In any case, it’s got me thinking about highschool too. I don’t remember terribly much about highschool. Most of you wouldn’t recognize my highschool experience. I went to highschool in the mid to late 70’s at a school which was designed to be both experimental and experiential. By the late 80’s it had morphed to a more traditional format, but when I was there it was fairly cutting edge in terms of educational theory.
When we didn’t have a class scheduled, we had free time and could do anything we wanted to do. Literally, anything as long as we did not disturb another class that was in session. We called our teachers by their first names (with only one or two exceptions). We had a smoking lounge for kids who smoked. We had a regular lounge to just hang out in when we had free time. We could hang out in the library. Or the science lab. Or the art workshop. Or with a teacher. Or outside on the lawn if it was a nice day.
We had great class selections too. Not your standard English classes … I remember a great class in science fiction one semester, another class in movie-making. One year for science I took a hands on earth science class wherein we disproved the standing Vermont Geological Survey’s theory on the direction that the last glacier had taken through the state. Our class’s Adamant Pebble Campaign was written up and published in Vermont Geological History. That happened when I was in ninth grade.

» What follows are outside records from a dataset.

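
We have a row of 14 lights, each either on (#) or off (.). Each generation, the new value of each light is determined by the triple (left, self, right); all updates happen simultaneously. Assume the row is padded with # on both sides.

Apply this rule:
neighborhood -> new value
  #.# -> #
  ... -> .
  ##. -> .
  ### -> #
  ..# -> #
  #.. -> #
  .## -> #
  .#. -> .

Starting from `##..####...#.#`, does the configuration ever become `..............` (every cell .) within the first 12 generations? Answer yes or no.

no

#.#####.#.#.##
.#####.#.#.###
#####.#.#.####
####.#.#.#####
###.#.#.######
##.#.#.#######
#.#.#.########
.#.#.#########
#.#.##########
.#.###########
#.############
.#############
generation 12 is .#############, still not uniform .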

All of it sounds fairly idyllic. And some of the time it was. For many of the students it was as well. However, for many of my years in highschool my father was chairman of the schoolboard. For all of my years there, he was on the schoolboard. I love my dad. I think my dad is pretty wonderful. But those years were hell. Because my dad is a stickler for fiscal responsibility and is financially extremely conservative. The mid to late 70s were not years when any local community had a spare sou to rub together. So he was probably a great person to have in charge of the school’s budget during those years. But not if you asked the teachers. Add to that the fact that he was a reformed smoker and he took the teachers smoking lounge away from them. Many of the teachers were mature enough to be able to separate me, the student, from my father, the schoolboard chairman. But there were many who could not, including a few who I had once been close to.
I don’t remember talking to my parents about it. But I do remember wishing that my father would just shut up. I could not figure out what drove him. Why did he have to make such a stink? Why couldn’t he just let it be? Let the teachers have their stupid smoking lounge? Let the budget go? Didn’t he know how hard it was … how the teachers were talking (and falling silent when I came by) and looking? Even the bus drivers looked sideways at me sometimes. I think I might have asked my mom once or twice and she tried to explain. But I couldn’t verbalize what was going on at school, and as I look back on it now, I’m not sure it was really that important.
Or was it?
I learned something really important from those teachers during those years. It had nothing to do with readin’ ‘ritin’ or ‘rithmatic. Those years were my first brutal lesson that the price of belonging is silence.
I’ve had to learn it over and over again since then, to be sure. Most people prefer the status quo. They want the easy road, the way things are or the way things have “always been done,” to change. They prefer the wizard in the back pulling levers and their green spectacles, to having a full spectrum of color on their own. When you point out the wizard … you will be expelled, you may be sure.
I’ve learned with my father that sometimes you have to speak. You can’t not speak. The price of belonging may be silence. But, sometimes, that price is too high.